The NIA reports that men are more likely than women to say their income is sufficient, and that 48 percent of homeowners report adequate or higher incomes, versus 20 percent of renters.  

It also finds that 31 percent of older Canadians name the rising cost of living as their top financial concern as they age, while 16 percent single out running out of money, with that worry notably higher among those approaching retirement, renters and those with lower education. 

A separate measure, the Material Deprivation Index, tracks whether households can afford 11 basic items and activities.  

The NIA reports that 20 percent of Canadians 50+ in 2025 could not afford at least two of those items — its threshold for a poverty‑level standard of living — down slightly from 22 percent in 2024.  

Deprivation is highest among those aged 50–64 (29 percent), women (23 percent), people in fair or poor health (35 percent), renters (36 percent), and those without a high school diploma (35 percent).  

The Institute highlights a five‑point drop in the share unable to afford regular dental care, from 16 percent in 2024 to 11 percent in 2025, and links that timing to the rollout of the Canadian Dental Care Plan for low‑ and middle‑income adults without coverage. 

The survey also draws a clear line between income security and access to health care.  

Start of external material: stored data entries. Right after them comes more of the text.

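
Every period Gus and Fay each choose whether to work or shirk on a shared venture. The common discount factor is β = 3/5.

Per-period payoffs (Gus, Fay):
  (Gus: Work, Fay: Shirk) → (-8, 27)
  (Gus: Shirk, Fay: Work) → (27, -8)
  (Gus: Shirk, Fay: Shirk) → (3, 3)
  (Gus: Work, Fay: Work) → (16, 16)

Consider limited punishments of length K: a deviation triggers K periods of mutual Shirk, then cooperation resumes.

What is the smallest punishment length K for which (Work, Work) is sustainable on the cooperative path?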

The NIA reports that 68 percent of Canadians 50+ have a regular primary care provider in 2025, up from 62 percent in 2022, and that 86 percent needed health services in the previous year.  

Of those who needed care, 70 percent say they received it when required, up from 64 percent in 2024. Access is not evenly distributed.  

Those who describe their income as “good enough to save” are far more likely to report getting needed care than those whose income is “not enough and stretched” or “not enough and having a hard time.” 

Barriers include difficulty getting appointments, long wait times, referral challenges, cost, and local availability. 

Manulife points out that Canadians aged 50–64 are the least connected to primary care and the least likely to access care when needed, even though many are still in the workforce.  

It argues that “building a longer health span starts early” and links this to partnerships that support women, families, mental health and physical activity as ways to promote prevention and timely access to care. 

The NIA’s wider findings on wellbeing add context for sponsors shaping plan design and decumulation guidance.  

It reports that positive feelings about ageing have declined from 63 percent in 2022–23 and 62 percent in 2024 to 57 percent in 2025, while negative feelings have risen to 39 percent.  

It also finds that 57 percent of Canadians 50+ feel somewhat or very lonely and 43 percent are at risk of social isolation, levels unchanged since 2022. 

“Longevity isn't just about adding years to life -- it's about adding life to those years,” said Mark Hazelden, interim executive director of the National Institute on Ageing.  

He added that the survey shows “too many Canadians are experiencing poor health or financial insecurity as they age” and that improving health span requires addressing those gaps early.